Learn how to: Select complex objects, such as those with fuzzy outlines
The Magic Wand tool is good for selecting objects or areas in a photo where the pixels are similar in tone and where the surrounding pixels have brightness levels that differ greatly from those of the object.
However, when the object comprises a wide range of brightness levels and the surrounding pixels are not vastly different, try Photoshop CS5's Quick Selection tool instead.
1. Quick Selection tool
In the back-lit snapshot of the horse-rider statue, we want to select only the statue so that we can brighten it without affecting the trees and evening sky in the background.
Select the Quick Selection tool from the toolbox.
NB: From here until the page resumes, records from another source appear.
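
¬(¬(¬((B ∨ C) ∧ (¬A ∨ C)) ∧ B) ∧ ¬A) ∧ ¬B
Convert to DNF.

A ∧ ¬B

¬(¬(¬((B ∨ C) ∧ (¬A ∨ C)) ∧ B) ∧ ¬A) ∧ ¬B
= (¬¬(¬((B ∨ C) ∧ (¬A ∨ C)) ∧ B) ∨ ¬¬A) ∧ ¬B
= ((¬((B ∨ C) ∧ (¬A ∨ C)) ∧ B) ∨ ¬¬A) ∧ ¬B
= (((¬(B ∨ C) ∨ ¬(¬A ∨ C)) ∧ B) ∨ ¬¬A) ∧ ¬B
= ((((¬B ∧ ¬C) ∨ ¬(¬A ∨ C)) ∧ B) ∨ ¬¬A) ∧ ¬B
= ((((¬B ∧ ¬C) ∨ (¬¬A ∧ ¬C)) ∧ B) ∨ ¬¬A) ∧ ¬B
= ((((¬B ∧ ¬C) ∨ (A ∧ ¬C)) ∧ B) ∨ ¬¬A) ∧ ¬B
= ((((¬B ∧ ¬C) ∨ (A ∧ ¬C)) ∧ B) ∨ A) ∧ ¬B
= (¬B ∧ ¬C ∧ B ∧ ¬B) ∨ (A ∧ ¬C ∧ B ∧ ¬B) ∨ (A ∧ ¬B)
= A ∧ ¬B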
Drag the cursor inside the statue.
Photoshop will select an area around the cursor based on the colours of the pixels.
If the selected area is too small, drag the cursor to another area within the statue and the new selection will be added to the current one.
If areas outside the statue are also selected, hold down the Alt key and drag the cursor to the unwanted areas to de-select them.
Photoshop will remember the colours you do not want and avoid selecting them later.
Continue to add selections or de-select them until only the statue remains. Use the Curves adjustment to lighten up the silhouetted statue (Picture 2).
2. Complex selections
The ultimate test is when the object has a hairy or fuzzy outline. Photoshop has a few controls to make such selections easier.
I snapped a photo of a beautiful deer in Miyajima, Japan, just as it turned to look at me.
Unfortunately, the background is cluttered with a tree branch and some houses in the distance. I decided to select the deer, paste it onto another photo I took of a clear blue sky and add a caption.
Using the Quick Selection tool, make a quick selection of the deer. Click the Refine Edge button in the Options bar just below the main menu.
The Refine Edge dialogue box pops up with controls to modify the existing selection.